V. The conclusion of the matter is this. The statements of Strabo are most satisfactorily explained on the hypothesis that those from whom he, directly or indirectly, derived his information referred to the Scilly Isles and probably also the Cornish peninsula, or (which is less probable) to islands off the coast of Brittany, at which trading vessels may have touched on the voyage. All the other ancient writers, except perhaps Polybius, undoubtedly associated the Cassiterides with Spain. In so doing they were mistaken; for no islands in Spanish waters, except Ons, which is out of the question, have ever produced tin. The real Cassiterides—the ‘tin islands’ which were known to the mariners from whom the ancient writers ultimately derived their notions—were, speaking generally, the British Isles, and particularly, the tin-producing districts of Cornwall and perhaps also the Scilly Islands. It is possible that Polybius[2337] may have held this view; for he does not mention the Cassiterides, and names the British Isles as the source of tin.

How the ancients came to entertain such vague notions about the Cassiterides, is not difficult to conceive. Evidently, when they first heard of them, all that they could learn was that they were somewhere in the western ocean. Knowing that Gades was the centre of the tin trade, they would naturally assume that they were in Spanish waters[2338]; and even when they learned that tin came from Britain and from Galicia, they would cling to the idea that it came also from islands, the geographical position of which the crafty Phoenicians had striven to keep secret. Mr. Tozer[2339] may possibly be right in suggesting that ‘when the nations about the Mediterranean obtained more accurate information concerning the north-western coasts of Europe, it was natural that they should affix the name to one or other of the groups of islands with which they found the trade to be associated’. ‘Thus,’ he continues, ‘by some writers it may have been attached to the Oestrymnides, by others to the islands of the Galician coast, and even the Scillies may in some cases have been intended.’ But is it not likely that the writers in question, when they attempted to locate the Cassiterides, were not identifying them with any group of islands the existence of which was certainly known to them, and the whereabouts of which they knew? M. Salomon Reinach puts the matter well, though he fails to perceive that Strabo was not referring to islands in Spanish waters. ‘There were two traditions,’ he says, ‘relating to the tin islands,—one Phoenician, of which the starting-point was Southern Spain; the other Greek, which originated at Marseilles. With that respect for the written word which characterized them, the ancients accepted the two traditions side by side.... Even after the expedition of Crassus ... Pliny dared not reject the geographical legend which connected the islands with Spain; and a century later Ptolemy persisted in the same error.’[2340]

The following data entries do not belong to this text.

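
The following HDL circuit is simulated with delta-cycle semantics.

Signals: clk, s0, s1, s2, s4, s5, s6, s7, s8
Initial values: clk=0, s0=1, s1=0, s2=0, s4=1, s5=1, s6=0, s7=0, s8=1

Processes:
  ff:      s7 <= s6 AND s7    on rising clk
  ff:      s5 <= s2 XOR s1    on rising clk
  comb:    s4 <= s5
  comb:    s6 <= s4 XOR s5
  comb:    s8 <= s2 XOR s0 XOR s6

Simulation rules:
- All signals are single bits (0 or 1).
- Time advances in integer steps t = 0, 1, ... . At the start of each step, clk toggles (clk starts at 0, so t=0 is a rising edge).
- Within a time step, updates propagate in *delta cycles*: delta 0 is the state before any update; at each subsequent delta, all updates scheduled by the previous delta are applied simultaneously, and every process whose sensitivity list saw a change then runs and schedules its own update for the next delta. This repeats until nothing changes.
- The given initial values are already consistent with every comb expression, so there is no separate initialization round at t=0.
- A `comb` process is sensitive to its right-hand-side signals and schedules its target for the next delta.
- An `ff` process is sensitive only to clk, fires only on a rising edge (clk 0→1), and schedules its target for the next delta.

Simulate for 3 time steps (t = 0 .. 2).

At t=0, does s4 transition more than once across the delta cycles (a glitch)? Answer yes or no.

t0.Δ0 s2=0 s0=1 s7=0 s1=0 s6=0 s8=1 clk=0 s4=1 s5=1
t0.Δ1 s2=0 s0=1 s7=0 s1=0 s6=0 s8=1 clk=1 s4=1 s5=1
t0.Δ2 s2=0 s0=1 s7=0 s1=0 s6=0 s8=1 clk=1 s4=1 s5=0
t0.Δ3 s2=0 s0=1 s7=0 s1=0 s6=1 s8=1 clk=1 s4=0 s5=0
t0.Δ4 s2=0 s0=1 s7=0 s1=0 s6=0 s8=0 clk=1 s4=0 s5=0
t0.Δ5 s2=0 s0=1 s7=0 s1=0 s6=0 s8=1 clk=1 s4=0 s5=0
t1.Δ0 s2=0 s0=1 s7=0 s1=0 s6=0 s8=1 clk=1 s4=0 s5=0
t1.Δ1 s2=0 s0=1 s7=0 s1=0 s6=0 s8=1 clk=0 s4=0 s5=0
t2.Δ0 s2=0 s0=1 s7=0 s1=0 s6=0 s8=1 clk=0 s4=0 s5=0
t2.Δ1 s2=0 s0=1 s7=0 s1=0 s6=0 s8=1 clk=1 s4=0 s5=0

no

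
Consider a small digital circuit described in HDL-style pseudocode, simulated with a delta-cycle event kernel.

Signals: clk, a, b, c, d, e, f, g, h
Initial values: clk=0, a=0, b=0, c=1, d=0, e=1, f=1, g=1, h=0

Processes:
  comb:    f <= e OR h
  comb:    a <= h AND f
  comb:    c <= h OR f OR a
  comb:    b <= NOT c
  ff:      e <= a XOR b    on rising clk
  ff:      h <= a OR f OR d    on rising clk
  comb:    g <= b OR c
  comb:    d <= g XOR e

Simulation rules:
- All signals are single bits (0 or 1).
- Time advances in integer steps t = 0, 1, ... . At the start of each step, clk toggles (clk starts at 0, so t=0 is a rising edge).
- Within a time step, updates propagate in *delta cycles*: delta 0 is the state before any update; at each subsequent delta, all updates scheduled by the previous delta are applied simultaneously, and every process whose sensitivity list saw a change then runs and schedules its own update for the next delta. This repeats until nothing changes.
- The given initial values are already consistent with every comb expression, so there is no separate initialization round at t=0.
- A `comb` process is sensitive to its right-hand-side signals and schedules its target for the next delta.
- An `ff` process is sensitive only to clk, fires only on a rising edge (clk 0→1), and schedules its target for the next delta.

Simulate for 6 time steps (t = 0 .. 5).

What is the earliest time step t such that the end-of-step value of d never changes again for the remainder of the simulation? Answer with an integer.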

Mr. W. H. Stevenson explains that Müllenhoff, of whose conclusions respecting the Cassiterides he gives a lucid summary, holds that they ‘were marked by guess-work on the early Greek maps ... off the north-west coast of Spain ... and that they there remained on the maps (much like the mythical island of Brazil in fifteenth-century maps), although they had been known since the time of Pytheas, under the names of Britannia, Albion, Ierne, &c., without their identity being suspected. In a precisely similar manner the Electridae, which had been put into the maps by guess-work, were retained long after it was known that amber came from the shores of the Baltic, and not from islands in the North Sea.’[2341]

Thus the important point to bear in mind is that the name Cassiterides, which must, as Kiepert says, have been originally applied to the British Isles, was afterwards misapplied to imaginary islands, and applied by Strabo, not perhaps without some foundation in fact, to the Scilly group.